Knowledge, Practice, and Goal

It’s early December. The sun is balmy in the afternoons. The cold is tolerable right now. In a couple of weeks fog will start rationing the sun light. The sun will rise every morning, so will I, but I won’t be able to soak in the warmth. Fog will be the barrier. The sun is too powerful to be covered by fog. The truth is, fog doesn’t hide the sun; it prevents us–because of our bodily limitations–from seeing it, feeling it. Maya is like this fog. It can’t hide God, but it prevents us from experiencing Him. Maya is subservient to Krishna, but we, in our conditioned state, are subservient to Maya.

In the influence of Maya, we turn life into a battlefield. Instead of taking refuge in Krishna, we make repetitive attempts to alter Maya for our satiation. Arjuna heard Krishna’s message, comprehended it by asking questions, and acted up on Krishna’s advice. Because Arjuna was willing to make Krishna’s will his own will, He could see the supreme. The fog of Maya couldn’t delude Arjuna. Those of us who follow Arjuna’s footsteps come under Krishna’s protection. Then life becomes a spiritual playground.

Vrindavana is the spiritual playground where those who invest themselves in divine love join Krishna’s party. But we, under the sway of Maya, establish our own laws, and the world becomes Kurukshetra. In Kurukshetra, those who try to impose their will on Krishna, perish, and those who make Krishna’s will their own, they journey to the eternal world of eternal truth, eternal knowledge, and eternal bliss.  A systematic, philosophically-sound, and creative learning under an expert master empowers us to experience Vrindvana, where Maya doesn’t cover our vision. In Vrindavana, Krishna gives all His associates ecstatic experiences.

A systematic learning involves three aspects: How we gain knowledge about something, what we practice to realize that knowledge, and finally, what’s the result of our practice. This trio reflects the original paradigm that a soul follows to ignite its dormant divine love.  The original paradigm has the three stages of spiritual advancement, namely, sambandhajñāna, abhidheya, and prayojana. Sambandha-jñāna means establishing one’s original relationship with the Supreme God, first of all, by knowing about Him through scriptures, abhidheya means acting according to that constitutional relationship, and prayojana is the ultimate goal of life, which is to ignite the dormant love for God (premā pum-artho mahān). So, learning anything new in life involves Sambandha (knowledge), Abhideya (practice), and Prayojana (goal/conclusion).  For example, in the process of learning how to make pasta, sambadha would involve reading the recipe in a cookbook. Abhideya would involve actually practicing and acquiring skills in the kitchen and making the pasta. Prayojana would be relishing the pasta.

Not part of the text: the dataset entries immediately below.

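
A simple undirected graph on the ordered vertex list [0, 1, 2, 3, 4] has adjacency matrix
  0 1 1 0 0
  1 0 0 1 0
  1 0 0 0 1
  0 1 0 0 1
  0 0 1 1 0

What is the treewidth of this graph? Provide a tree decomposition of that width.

Each bag holds 3 vertices, so the decomposition has width 2, which upper-bounds the treewidth. For the lower bound, G contains the cycle 4–2–0–1–3–4, so G is not a forest; only forests have treewidth ≤ 1, hence tw(G) ≥ 2. Hence tw(G) = 2 exactly.

Treewidth 2.
Bags: B1 = {0, 2, 4}  B2 = {0, 1, 4}  B3 = {1, 3, 4}
Tree: B1–B2, B2–B3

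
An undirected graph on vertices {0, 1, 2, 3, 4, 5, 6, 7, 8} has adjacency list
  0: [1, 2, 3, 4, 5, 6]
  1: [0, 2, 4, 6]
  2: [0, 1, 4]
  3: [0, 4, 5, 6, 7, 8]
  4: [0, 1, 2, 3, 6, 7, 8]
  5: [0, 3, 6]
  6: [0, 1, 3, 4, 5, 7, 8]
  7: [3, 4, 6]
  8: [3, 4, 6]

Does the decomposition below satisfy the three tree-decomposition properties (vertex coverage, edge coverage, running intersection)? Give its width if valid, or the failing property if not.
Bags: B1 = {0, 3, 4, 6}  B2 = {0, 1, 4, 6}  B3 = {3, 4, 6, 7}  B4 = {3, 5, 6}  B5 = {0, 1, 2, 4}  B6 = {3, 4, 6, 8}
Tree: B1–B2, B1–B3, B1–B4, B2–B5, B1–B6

No — edge (0,5) lies in no bag.

A tree decomposition must satisfy three properties: every vertex lies in some bag; for every edge, both endpoints lie together in some bag; and for every vertex, the bags containing it form a connected subtree. Here edge (0,5) lies in no bag, so the decomposition is invalid.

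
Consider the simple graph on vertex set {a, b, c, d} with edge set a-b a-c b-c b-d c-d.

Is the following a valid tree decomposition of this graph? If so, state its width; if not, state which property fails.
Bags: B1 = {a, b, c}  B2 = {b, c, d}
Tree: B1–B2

Checking the three conditions: (i) the bags cover all of {a, b, c, d}; (ii) for each edge, some bag contains both endpoints; (iii) the bags containing any fixed vertex form a subtree. All hold, so the decomposition is valid with width 3 − 1 = 2.

Yes; width 2.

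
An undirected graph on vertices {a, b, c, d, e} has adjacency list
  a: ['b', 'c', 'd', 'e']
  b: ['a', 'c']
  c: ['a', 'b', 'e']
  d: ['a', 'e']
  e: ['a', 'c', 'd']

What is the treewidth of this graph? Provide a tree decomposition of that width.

Every bag has size at most 3, so the width is 3 − 1 = 2 and tw(G) ≤ 2. Conversely, {a, d, e} is a clique of size 3, and the vertices of any clique must share a bag in every tree decomposition; so some bag has ≥ 3 vertices and tw(G) ≥ 2. Hence tw(G) = 2 exactly.

Treewidth 2.
Bags: B1 = {a, c, e}  B2 = {a, d, e}  B3 = {a, b, c}
Tree: B1–B2, B1–B3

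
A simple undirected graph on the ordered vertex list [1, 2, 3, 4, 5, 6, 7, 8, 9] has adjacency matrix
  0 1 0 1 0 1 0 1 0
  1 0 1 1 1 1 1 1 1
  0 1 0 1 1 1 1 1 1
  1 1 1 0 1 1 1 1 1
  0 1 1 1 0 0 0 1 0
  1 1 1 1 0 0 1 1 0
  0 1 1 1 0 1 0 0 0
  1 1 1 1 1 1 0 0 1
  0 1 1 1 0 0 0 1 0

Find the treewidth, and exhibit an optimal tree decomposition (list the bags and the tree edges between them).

The largest bag has 5 vertices, giving width 4; this decomposition certifies tw(G) ≤ 4. Conversely, {1, 2, 4, 6, 8} is a clique of size 5, and the vertices of any clique must share a bag in every tree decomposition; so some bag has ≥ 5 vertices and tw(G) ≥ 4. The upper and lower bounds meet at 4, so that is the treewidth.

Treewidth 4.
One such decomposition:
Bags: B1 = {2, 3, 4, 6, 8}  B2 = {2, 3, 4, 8, 9}  B3 = {2, 3, 4, 5, 8}  B4 = {2, 3, 4, 6, 7}  B5 = {1, 2, 4, 6, 8}
Tree: B1–B2, B1–B3, B1–B4, B1–B5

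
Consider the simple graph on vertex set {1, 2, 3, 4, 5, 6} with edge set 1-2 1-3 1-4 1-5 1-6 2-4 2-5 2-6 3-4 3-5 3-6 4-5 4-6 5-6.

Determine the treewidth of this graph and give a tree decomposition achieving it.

The largest bag has 5 vertices, giving width 4; this decomposition certifies tw(G) ≤ 4. On the other hand G contains the 5-clique {1, 2, 4, 5, 6}. A clique must lie in a single bag of any decomposition, so no decomposition can have width below 4. The upper and lower bounds meet at 4, so that is the treewidth.

Treewidth 4.
One such decomposition:
Bags: B1 = {1, 3, 4, 5, 6}  B2 = {1, 2, 4, 5, 6}
Tree: B1–B2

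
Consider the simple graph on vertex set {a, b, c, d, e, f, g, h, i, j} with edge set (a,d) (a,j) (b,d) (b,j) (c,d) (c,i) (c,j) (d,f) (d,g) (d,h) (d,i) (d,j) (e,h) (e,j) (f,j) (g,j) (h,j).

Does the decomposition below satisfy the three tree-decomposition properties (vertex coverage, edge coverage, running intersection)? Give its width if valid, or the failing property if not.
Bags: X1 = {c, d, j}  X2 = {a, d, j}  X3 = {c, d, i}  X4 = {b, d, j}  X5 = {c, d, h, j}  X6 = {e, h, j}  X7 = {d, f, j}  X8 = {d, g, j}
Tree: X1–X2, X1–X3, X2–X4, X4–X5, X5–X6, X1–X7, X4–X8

No — bags containing vertex c are not connected in the tree.

A tree decomposition must satisfy three properties: every vertex lies in some bag; for every edge, both endpoints lie together in some bag; and for every vertex, the bags containing it form a connected subtree. Here bags containing vertex c are not connected in the tree, so the decomposition is invalid.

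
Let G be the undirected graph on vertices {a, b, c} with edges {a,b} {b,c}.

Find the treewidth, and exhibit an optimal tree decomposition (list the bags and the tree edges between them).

Every bag has size at most 2, so the width is 2 − 1 = 1 and tw(G) ≤ 1. Since G has at least one edge (e.g. b–a), it is not an edgeless graph, so tw(G) ≥ 1. The upper and lower bounds meet at 1, so that is the treewidth.

Treewidth 1.
One optimal decomposition is:
Bags: B1 = {a, b}  B2 = {b, c}
Tree: B1–B2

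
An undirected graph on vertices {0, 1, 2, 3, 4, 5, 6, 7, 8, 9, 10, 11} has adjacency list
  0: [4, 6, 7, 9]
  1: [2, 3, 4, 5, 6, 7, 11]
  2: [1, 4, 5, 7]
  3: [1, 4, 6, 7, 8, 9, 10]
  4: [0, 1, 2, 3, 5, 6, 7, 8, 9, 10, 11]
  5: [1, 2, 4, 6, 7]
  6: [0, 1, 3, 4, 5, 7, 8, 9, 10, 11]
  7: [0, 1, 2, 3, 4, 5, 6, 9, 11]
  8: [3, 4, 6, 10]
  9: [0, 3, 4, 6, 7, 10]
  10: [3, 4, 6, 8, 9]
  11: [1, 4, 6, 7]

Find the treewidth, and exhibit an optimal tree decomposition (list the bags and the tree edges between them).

Treewidth 4.
Bags: B1 = {0, 4, 6, 7, 9}  B2 = {3, 4, 6, 7, 9}  B3 = {1, 3, 4, 6, 7}  B4 = {1, 4, 5, 6, 7}  B5 = {1, 4, 6, 7, 11}  B6 = {3, 4, 6, 9, 10}  B7 = {1, 2, 4, 5, 7}  B8 = {3, 4, 6, 8, 10}
Tree: B1–B2, B2–B3, B3–B4, B4–B5, B2–B6, B4–B7, B6–B8

Every bag has size at most 5, so the width is 5 − 1 = 4 and tw(G) ≤ 4. Conversely, {1, 2, 4, 5, 7} is a clique of size 5, and the vertices of any clique must share a bag in every tree decomposition; so some bag has ≥ 5 vertices and tw(G) ≥ 4. Hence tw(G) = 4 exactly.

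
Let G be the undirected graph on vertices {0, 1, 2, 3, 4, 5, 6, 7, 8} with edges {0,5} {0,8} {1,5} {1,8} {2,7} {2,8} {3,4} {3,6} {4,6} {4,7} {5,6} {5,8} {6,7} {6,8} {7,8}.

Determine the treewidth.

2

A width-2 tree decomposition is:
Bags: B1 = {6, 7, 8}  B2 = {2, 7, 8}  B3 = {5, 6, 8}  B4 = {4, 6, 7}  B5 = {1, 5, 8}  B6 = {3, 4, 6}  B7 = {0, 5, 8}
Tree: B1–B2, B1–B3, B1–B4, B3–B5, B4–B6, B5–B7
Every bag has size at most 3, so the width is 3 − 1 = 2 and tw(G) ≤ 2. For the lower bound, the 3 vertices {2, 7, 8} are pairwise adjacent, and any tree decomposition puts a clique entirely inside one bag — forcing width ≥ 2. The upper and lower bounds meet at 2, so that is the treewidth.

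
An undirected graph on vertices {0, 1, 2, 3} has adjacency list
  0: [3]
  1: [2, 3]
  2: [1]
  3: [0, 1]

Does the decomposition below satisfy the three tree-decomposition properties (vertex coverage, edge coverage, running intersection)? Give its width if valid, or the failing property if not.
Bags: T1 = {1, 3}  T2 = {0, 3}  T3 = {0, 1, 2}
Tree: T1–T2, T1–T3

A tree decomposition must satisfy three properties: every vertex lies in some bag; for every edge, both endpoints lie together in some bag; and for every vertex, the bags containing it form a connected subtree. Here bags containing vertex 0 are not connected in the tree, so the decomposition is invalid.

No — bags containing vertex 0 are not connected in the tree.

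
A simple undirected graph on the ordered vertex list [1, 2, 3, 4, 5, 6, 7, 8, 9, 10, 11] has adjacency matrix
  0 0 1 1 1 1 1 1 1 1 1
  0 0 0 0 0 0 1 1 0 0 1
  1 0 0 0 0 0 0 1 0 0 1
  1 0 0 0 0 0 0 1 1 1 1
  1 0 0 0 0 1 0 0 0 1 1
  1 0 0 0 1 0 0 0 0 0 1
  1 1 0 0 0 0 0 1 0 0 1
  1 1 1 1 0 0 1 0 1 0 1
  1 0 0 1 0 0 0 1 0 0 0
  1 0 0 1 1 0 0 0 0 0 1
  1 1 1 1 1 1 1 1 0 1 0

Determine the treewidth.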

The paradigm of Sambandha, Abhideya, and Prayojana provides a framework for the universal and eternal teachings of the Bhagavad Gita. The Gita explains the fundamental truth that out of Īśvara (the Supreme Lord), jīva (the living entity), prakti (nature), kāla (eternal time), and karma (activity), it’s our karma (activity) that, if we channel with a regulated consciousness, can open the doors to the highest experience of Vrindavana. This is Sambandha. To sail through the ocean of nescience, four types of skills are available: Karma skills, Jnana skills, yoga skills, and bhakti skills.  Learning these skills from an expert master and practicing them is the highest abhideya. And, the prayojana is to realize the supreme. The highest prayojana is Krishna-prem.

A regulated human consciousness is closer to the supreme. When unregulated, our consciousness takes us away from Him. On the sea-saw of reality, we (Jiva) are either in the grip of Maya (prakirti), kala, and karma, or in the bliss of supreme realization and divine love.